Later that spring, my son, who captained the UCSD fleet for a year, and I experimented in shallow warm water. I filled the mast with
a whole can of low expansion open cell and a bunch of DOW 'Great
Stuff ''Big Gap Filler.” (The Catalina guy at Cat. Yachts in Australia suggested 3 feet of foam.)

We found that the mast with the foam stays mostly above water for many seconds, very likely many minutes, though we didn't leave the boat on its side that long. There are still some leaks thru the foam at the wall (indicated by a small amount of water running out of the mast after being dunked) and into the holes where the stays are screwed.

Once you get the mast to float it's no trouble to right the boat, plenty of time to come around from the other side and grab the centerboard. Ed, your advice on freeing the jib sheet (and of course the main) is right on and should be done before righting. I'm sure you would advise to head the bow into the wind before righting as well.

We later got caught in whitecap wind-gusty weather and had to right it twice due to the jib sheet jamming. and the wind pushing it back over.
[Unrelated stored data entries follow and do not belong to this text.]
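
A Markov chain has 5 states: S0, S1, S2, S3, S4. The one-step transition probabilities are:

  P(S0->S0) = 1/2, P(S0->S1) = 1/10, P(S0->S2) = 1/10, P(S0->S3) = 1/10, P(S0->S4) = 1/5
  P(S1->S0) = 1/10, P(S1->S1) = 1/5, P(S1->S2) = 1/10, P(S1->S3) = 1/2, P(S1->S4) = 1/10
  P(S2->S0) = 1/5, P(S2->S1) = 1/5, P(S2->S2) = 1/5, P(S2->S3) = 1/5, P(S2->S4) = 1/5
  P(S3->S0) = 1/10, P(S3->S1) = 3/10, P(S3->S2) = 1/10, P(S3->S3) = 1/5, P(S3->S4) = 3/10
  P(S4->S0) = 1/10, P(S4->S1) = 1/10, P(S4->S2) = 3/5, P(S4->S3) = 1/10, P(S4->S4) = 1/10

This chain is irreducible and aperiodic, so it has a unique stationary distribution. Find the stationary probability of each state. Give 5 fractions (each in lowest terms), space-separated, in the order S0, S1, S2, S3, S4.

The stationary distribution satisfies pi = pi * P, i.e.:
  pi_S0 = 1/2*pi_S0 + 1/10*pi_S1 + 1/5*pi_S2 + 1/10*pi_S3 + 1/10*pi_S4
  pi_S1 = 1/10*pi_S0 + 1/5*pi_S1 + 1/5*pi_S2 + 3/10*pi_S3 + 1/10*pi_S4
  pi_S2 = 1/10*pi_S0 + 1/10*pi_S1 + 1/5*pi_S2 + 1/10*pi_S3 + 3/5*pi_S4
  pi_S3 = 1/10*pi_S0 + 1/2*pi_S1 + 1/5*pi_S2 + 1/5*pi_S3 + 1/10*pi_S4
  pi_S4 = 1/5*pi_S0 + 1/10*pi_S1 + 1/5*pi_S2 + 3/10*pi_S3 + 1/10*pi_S4
with normalization: pi_S0 + pi_S1 + pi_S2 + pi_S3 + pi_S4 = 1.

Using the first 4 balance equations plus normalization, the linear system A*pi = b is:
  [-1/2, 1/10, 1/5, 1/10, 1/10] . pi = 0
  [1/10, -4/5, 1/5, 3/10, 1/10] . pi = 0
  [1/10, 1/10, -4/5, 1/10, 3/5] . pi = 0
  [1/10, 1/2, 1/5, -4/5, 1/10] . pi = 0
  [1, 1, 1, 1, 1] . pi = 1

Solving yields:
  pi_S0 = 1460/7217
  pi_S1 = 1320/7217
  pi_S2 = 1543/7217
  pi_S3 = 1560/7217
  pi_S4 = 1334/7217

Verification (pi * P):
  1460/7217*1/2 + 1320/7217*1/10 + 1543/7217*1/5 + 1560/7217*1/10 + 1334/7217*1/10 = 1460/7217 = pi_S0  (ok)
  1460/7217*1/10 + 1320/7217*1/5 + 1543/7217*1/5 + 1560/7217*3/10 + 1334/7217*1/10 = 1320/7217 = pi_S1  (ok)
  1460/7217*1/10 + 1320/7217*1/10 + 1543/7217*1/5 + 1560/7217*1/10 + 1334/7217*3/5 = 1543/7217 = pi_S2  (ok)
  1460/7217*1/10 + 1320/7217*1/2 + 1543/7217*1/5 + 1560/7217*1/5 + 1334/7217*1/10 = 1560/7217 = pi_S3  (ok)
  1460/7217*1/5 + 1320/7217*1/10 + 1543/7217*1/5 + 1560/7217*3/10 + 1334/7217*1/10 = 1334/7217 = pi_S4  (ok)

Answer: 1460/7217 1320/7217 1543/7217 1560/7217 1334/7217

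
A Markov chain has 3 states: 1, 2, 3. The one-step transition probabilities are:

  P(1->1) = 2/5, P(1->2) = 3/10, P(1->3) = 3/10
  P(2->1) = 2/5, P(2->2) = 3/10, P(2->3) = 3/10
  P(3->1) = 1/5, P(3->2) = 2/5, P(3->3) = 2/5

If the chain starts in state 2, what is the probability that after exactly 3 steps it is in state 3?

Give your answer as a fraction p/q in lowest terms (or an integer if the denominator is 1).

Computing P^3 by repeated multiplication:
P^1 =
  1: [2/5, 3/10, 3/10]
  2: [2/5, 3/10, 3/10]
  3: [1/5, 2/5, 2/5]
P^2 =
  1: [17/50, 33/100, 33/100]
  2: [17/50, 33/100, 33/100]
  3: [8/25, 17/50, 17/50]
P^3 =
  1: [167/500, 333/1000, 333/1000]
  2: [167/500, 333/1000, 333/1000]
  3: [83/250, 167/500, 167/500]

(P^3)[2 -> 3] = 333/1000

Answer: 333/1000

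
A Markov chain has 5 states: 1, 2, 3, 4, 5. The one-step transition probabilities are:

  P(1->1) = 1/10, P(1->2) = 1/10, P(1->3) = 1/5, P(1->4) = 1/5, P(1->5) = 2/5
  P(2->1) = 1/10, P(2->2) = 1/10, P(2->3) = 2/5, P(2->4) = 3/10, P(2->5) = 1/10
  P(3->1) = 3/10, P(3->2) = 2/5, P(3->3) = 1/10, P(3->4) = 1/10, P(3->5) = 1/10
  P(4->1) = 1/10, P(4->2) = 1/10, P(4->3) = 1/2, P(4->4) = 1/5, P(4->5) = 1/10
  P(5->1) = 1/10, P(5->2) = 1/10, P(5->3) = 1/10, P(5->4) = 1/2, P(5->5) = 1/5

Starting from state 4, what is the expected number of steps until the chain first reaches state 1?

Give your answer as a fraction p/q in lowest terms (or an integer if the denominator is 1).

Let h_i = expected steps to first reach 1 from state i.
Boundary: h_1 = 0.
First-step equations for the other states:
  h_2 = 1 + 1/10*h_1 + 1/10*h_2 + 2/5*h_3 + 3/10*h_4 + 1/10*h_5
  h_3 = 1 + 3/10*h_1 + 2/5*h_2 + 1/10*h_3 + 1/10*h_4 + 1/10*h_5
  h_4 = 1 + 1/10*h_1 + 1/10*h_2 + 1/2*h_3 + 1/5*h_4 + 1/10*h_5
  h_5 = 1 + 1/10*h_1 + 1/10*h_2 + 1/10*h_3 + 1/2*h_4 + 1/5*h_5

Substituting h_1 = 0 and rearranging gives the linear system (I - Q) h = 1:
  [9/10, -2/5, -3/10, -1/10] . (h_2, h_3, h_4, h_5) = 1
  [-2/5, 9/10, -1/10, -1/10] . (h_2, h_3, h_4, h_5) = 1
  [-1/10, -1/2, 4/5, -1/10] . (h_2, h_3, h_4, h_5) = 1
  [-1/10, -1/10, -1/2, 4/5] . (h_2, h_3, h_4, h_5) = 1

Solving yields:
  h_2 = 13050/2089
  h_3 = 11070/2089
  h_4 = 12870/2089
  h_5 = 13670/2089

Starting state is 4, so the expected hitting time is h_4 = 12870/2089.

Answer: 12870/2089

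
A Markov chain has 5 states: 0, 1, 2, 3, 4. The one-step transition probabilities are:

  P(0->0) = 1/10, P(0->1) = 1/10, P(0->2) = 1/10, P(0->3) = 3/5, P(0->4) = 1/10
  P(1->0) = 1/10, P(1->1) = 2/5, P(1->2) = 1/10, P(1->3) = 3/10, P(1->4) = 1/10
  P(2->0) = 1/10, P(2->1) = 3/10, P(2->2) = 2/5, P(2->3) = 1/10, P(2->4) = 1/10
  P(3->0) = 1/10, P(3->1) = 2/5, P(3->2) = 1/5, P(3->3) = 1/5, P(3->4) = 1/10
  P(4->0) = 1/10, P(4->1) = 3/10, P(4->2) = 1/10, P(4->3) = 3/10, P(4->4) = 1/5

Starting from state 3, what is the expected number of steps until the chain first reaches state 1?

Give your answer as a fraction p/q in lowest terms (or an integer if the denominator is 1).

Answer: 7200/2423

Derivation:
Let h_i = expected steps to first reach 1 from state i.
Boundary: h_1 = 0.
First-step equations for the other states:
  h_0 = 1 + 1/10*h_0 + 1/10*h_1 + 1/10*h_2 + 3/5*h_3 + 1/10*h_4
  h_2 = 1 + 1/10*h_0 + 3/10*h_1 + 2/5*h_2 + 1/10*h_3 + 1/10*h_4
  h_3 = 1 + 1/10*h_0 + 2/5*h_1 + 1/5*h_2 + 1/5*h_3 + 1/10*h_4
  h_4 = 1 + 1/10*h_0 + 3/10*h_1 + 1/10*h_2 + 3/10*h_3 + 1/5*h_4

Substituting h_1 = 0 and rearranging gives the linear system (I - Q) h = 1:
  [9/10, -1/10, -3/5, -1/10] . (h_0, h_2, h_3, h_4) = 1
  [-1/10, 3/5, -1/10, -1/10] . (h_0, h_2, h_3, h_4) = 1
  [-1/10, -1/5, 4/5, -1/10] . (h_0, h_2, h_3, h_4) = 1
  [-1/10, -1/10, -3/10, 4/5] . (h_0, h_2, h_3, h_4) = 1

Solving yields:
  h_0 = 9270/2423
  h_2 = 8100/2423
  h_3 = 7200/2423
  h_4 = 7900/2423

Starting state is 3, so the expected hitting time is h_3 = 7200/2423.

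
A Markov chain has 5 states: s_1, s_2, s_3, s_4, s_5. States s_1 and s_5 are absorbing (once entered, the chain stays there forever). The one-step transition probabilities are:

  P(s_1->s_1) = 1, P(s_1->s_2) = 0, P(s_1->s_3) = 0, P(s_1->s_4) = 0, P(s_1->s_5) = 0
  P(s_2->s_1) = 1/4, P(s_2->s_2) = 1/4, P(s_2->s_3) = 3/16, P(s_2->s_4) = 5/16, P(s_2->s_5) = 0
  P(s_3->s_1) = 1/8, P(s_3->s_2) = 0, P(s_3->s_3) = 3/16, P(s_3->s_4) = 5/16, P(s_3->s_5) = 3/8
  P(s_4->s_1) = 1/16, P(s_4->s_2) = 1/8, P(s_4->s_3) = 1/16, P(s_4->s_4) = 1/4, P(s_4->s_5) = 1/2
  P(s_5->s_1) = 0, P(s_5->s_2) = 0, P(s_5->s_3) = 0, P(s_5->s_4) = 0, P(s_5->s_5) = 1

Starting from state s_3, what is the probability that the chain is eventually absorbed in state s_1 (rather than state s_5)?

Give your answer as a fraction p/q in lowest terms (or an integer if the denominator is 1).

Answer: 92/413

Derivation:
Let a_i = P(absorbed in s_1 | start in state i).
Boundary conditions: a_s_1 = 1, a_s_5 = 0.
For each transient state i, a_i = sum_j P(i->j) * a_j:
  a_s_2 = 1/4*a_s_1 + 1/4*a_s_2 + 3/16*a_s_3 + 5/16*a_s_4 + 0*a_s_5
  a_s_3 = 1/8*a_s_1 + 0*a_s_2 + 3/16*a_s_3 + 5/16*a_s_4 + 3/8*a_s_5
  a_s_4 = 1/16*a_s_1 + 1/8*a_s_2 + 1/16*a_s_3 + 1/4*a_s_4 + 1/2*a_s_5

Substituting a_s_1 = 1 and a_s_5 = 0, rearrange to (I - Q) a = r where r[i] = P(i -> s_1):
  [3/4, -3/16, -5/16] . (a_s_2, a_s_3, a_s_4) = 1/4
  [0, 13/16, -5/16] . (a_s_2, a_s_3, a_s_4) = 1/8
  [-1/8, -1/16, 3/4] . (a_s_2, a_s_3, a_s_4) = 1/16

Solving yields:
  a_s_2 = 383/826
  a_s_3 = 92/413
  a_s_4 = 74/413

Starting state is s_3, so the absorption probability is a_s_3 = 92/413.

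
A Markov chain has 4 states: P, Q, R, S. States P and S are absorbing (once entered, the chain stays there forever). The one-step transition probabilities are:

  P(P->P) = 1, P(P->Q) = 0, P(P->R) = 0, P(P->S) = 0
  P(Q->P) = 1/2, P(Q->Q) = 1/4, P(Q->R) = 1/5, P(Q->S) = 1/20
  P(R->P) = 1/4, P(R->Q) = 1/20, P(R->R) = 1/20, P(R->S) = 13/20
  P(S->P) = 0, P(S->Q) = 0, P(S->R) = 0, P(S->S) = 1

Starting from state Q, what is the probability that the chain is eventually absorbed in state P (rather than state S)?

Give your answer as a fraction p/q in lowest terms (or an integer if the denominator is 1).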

Icely yours, Geoff Fernald. (Older before, wiser now.)
 
Winter reading

Boy, as a novice, Nashua NH-based trailer sailer, I'm finding this and other articles on this forum great winter reading. Please keep it coming. I acquired my 1983 14.2, ser. no. 8, in December, and am planning a spring launch. New wheels and tires for the trailer, and new lines for the boat. I have some sunfish time last summer, but as a relative novice, I'll be ordering the mast head float for sure, plugging the mast top and bottom, and sailing solo under just the main for awhile. I'm looking forward to a couple of practice upsets under controlled conditions before I get too far afield with a grandchild as crew. Happy New Year to all.
 
Great points, well delivered! Should be required reading.
I nominate this thread to be a sticky! (permanent)
Thank you.
 
Wheels?

Boy, as a novice, Nashua NH-based trailer sailer, I'm finding this and other articles on this forum great winter reading. Please keep it coming. I acquired my 1983 14.2, ser. no. 8, in December, and am planning a spring launch. New wheels and tires for the trailer, and new lines for the boat. I have some sunfish time last summer, but as a relative novice, I'll be ordering the mast head float for sure, plugging the mast top and bottom, and sailing solo under just the main for awhile. I'm looking forward to a couple of practice upsets under controlled conditions before I get too far afield with a grandchild as crew. Happy New Year to all.

Where can I get new trailer wheels? Can I change them with the boat on the trailer?
 
Trailer wheels

I bought them from JC Whitney, tires mounted on wheels, ready to go. Just like changing a tire on a car, jack up one side and do it, then the other. Takes only minutes. And the new wheels and tires where an instant enhancement, visually, as well as a safer tow.